ITC Colloquium Merav Opher (Boston U)

Date: 

Thursday, September 28, 2017, 11:00am to 12:00pm

Location: 

Pratt

"New View of Heliosphere: “Heliosphere with Jets”; Turbulence; Reconnection – lessons learned from Voyager, Cassini, IBEX, TeV Cosmic Rays about our home in the galaxy"

Abstract:  In this talk, I will discuss what did we recently learned from the in-situ measurements from Voyager spacecrafts as well as the remote sensing of energetic neutral atoms from CASSINI, IBEX and the anisotropy of TeV cosmic rays about the heliosphere. The heliosphere is the only local example of astrosphere that can be probed in such details. The very shape of the heliosphere is being challenged by these measurements and models as well as the realization that the heliosphere influences the local interstellar medium to distances far larger that its own. There is also the realization that plasma processes such as turbulence and reconnection may play a crucial role in the global structure of the heliosphere. I will review these latest measurements as well of Voyager 1 spacecraft measuring the local interstellar medium since 2012.

The very notion of the shape of the heliosphere has been explored and proposed since the classic works of 50’s and 60’s, etc.

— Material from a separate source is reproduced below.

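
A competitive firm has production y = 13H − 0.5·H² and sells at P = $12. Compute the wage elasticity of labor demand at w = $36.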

Part of the unknown is the pressure of the interstellar medium with respect to the pressure exerted by the solar wind. The standard picture of the heliosphere with a comet-shape like structure stems from the view that magnetic forces from the solar magnetic field are negligible and that the solar magnetic field is convected passively down the tail. We argued by contrast that the heliosphere has a “croissant”-like shape where the distance to the heliopause downtail is almost the same as towards the nose; we showed that this was caused by the magnetic tension of the solar magnetic field that plays a crucial role in organizing the solar wind in the heliosheath into two jet-like structures. Interstellar Boundary Explorer (IBEX) is being observing the heliosphere with maps of energetic neutral atoms (ENAs) from 1-6keV. In 2013, they presented ENA maps of the tail (McComas et al. 2013) that shows multi-lobe structure. However, the ENA images at energies of IBEX 1-6keV cannot probe down the tail beyond around 100AU due to depletion of high energy ions due to charge exchange. On the contrary INCA on board of CASSINI is taking ENA images of the heliosphere in energies 5-55keV where the long tail can be probed. Dialynas et al. 2017 had argued based on the fact that the signal from the nose and tail are same magnitude as well as the spectral shape the heliosphere is “tailess” –consistent with our proposed picture of the heliosphere (Opher et al. 2015; 2016; Drake et al. 2015).